Das jetzt rechtskräftige Urteil des EGMR ist - nebenbei - eine Ohrfeige für den 2. Senat des BVerfG (2 BvR 2029/01) (= NJW 2004, 739), der vor 6 Jahren in derselben Sache keinen Verstoß gegen das Rückwirkunsgverbot gesehen hatte. Wer die beiden gegenläufigen Entscheidungen vergleicht, wird feststellen, auf welch schwacher Argumentationsbasis das BVerfG  hier den rückwirkenden Eingriff des Gesetzgebers in eine rechtskräftige Entscheidung (also nicht nur auf den Tatzeitpunkt, sondern sogar auf den gerichtlichen Entscheidungszeitpunkt) bestätigt hatte.
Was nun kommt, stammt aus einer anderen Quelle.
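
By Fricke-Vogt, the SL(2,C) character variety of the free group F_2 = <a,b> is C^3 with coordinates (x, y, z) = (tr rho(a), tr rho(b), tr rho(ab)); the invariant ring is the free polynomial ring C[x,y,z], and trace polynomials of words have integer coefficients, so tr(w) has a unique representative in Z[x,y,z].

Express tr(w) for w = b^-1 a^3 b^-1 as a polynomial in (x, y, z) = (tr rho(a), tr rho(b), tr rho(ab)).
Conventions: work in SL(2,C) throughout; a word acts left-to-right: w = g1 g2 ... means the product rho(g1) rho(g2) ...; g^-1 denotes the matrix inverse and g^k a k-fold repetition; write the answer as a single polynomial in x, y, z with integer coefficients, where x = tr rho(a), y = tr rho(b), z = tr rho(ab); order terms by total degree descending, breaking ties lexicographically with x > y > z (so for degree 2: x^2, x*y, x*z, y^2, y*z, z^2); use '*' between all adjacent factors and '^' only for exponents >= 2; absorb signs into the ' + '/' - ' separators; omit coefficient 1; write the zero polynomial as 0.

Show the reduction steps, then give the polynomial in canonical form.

x^3*y^2 - x^2*y*z - x^3 - 2*x*y^2 + y*z + 3*x

trace(a^2) = trace(a) * trace(a) - trace(1) = x^2 - 2
trace(a^3) = trace(a) * trace(a^2) - trace(a) = x^3 - 3*x
trace(b a^2) = trace(a) * trace(b a) - trace(b) = x*z - y
and trace(a^3 b) = trace(a) * trace(b a^2) - trace(b a) = x^2*z - x*y - z
next, trace(b^-1 a^3) = trace(a^3) * trace(b) - trace(a^3 b) = x^3*y - x^2*z - 2*x*y + z
trace(b^-1 a^3 b^-1) = trace(b^-1 a^3) * trace(b) - trace(b^-1 a^3 b) = x^3*y^2 - x^2*y*z - x^3 - 2*x*y^2 + y*z + 3*x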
Man wird sich jetzt in der Politik Gedanken darüber machen, wie künftig eine Sicherungsverwahrung rechtlich geregelt werden soll. Der EGMR hat eine Präventivsanktion bzw. -einsperrung  nicht etwa ausgeschlossen. Wer das Urteil genau liest, kann durchaus Spielräume für den Gesetzgeber erkennen, nämlich einerseits solche in der Vollzugsgestaltung (deutlich vom Strafvollzug zu trennen) andererseits solche in der Anordnungspraxis. Aber eins ist ausgeschlossen: Man wird nicht mehr mit dem bloßen Verweis, es handele sich um Prävention, das Rückwirkungsverbot umgehen können.  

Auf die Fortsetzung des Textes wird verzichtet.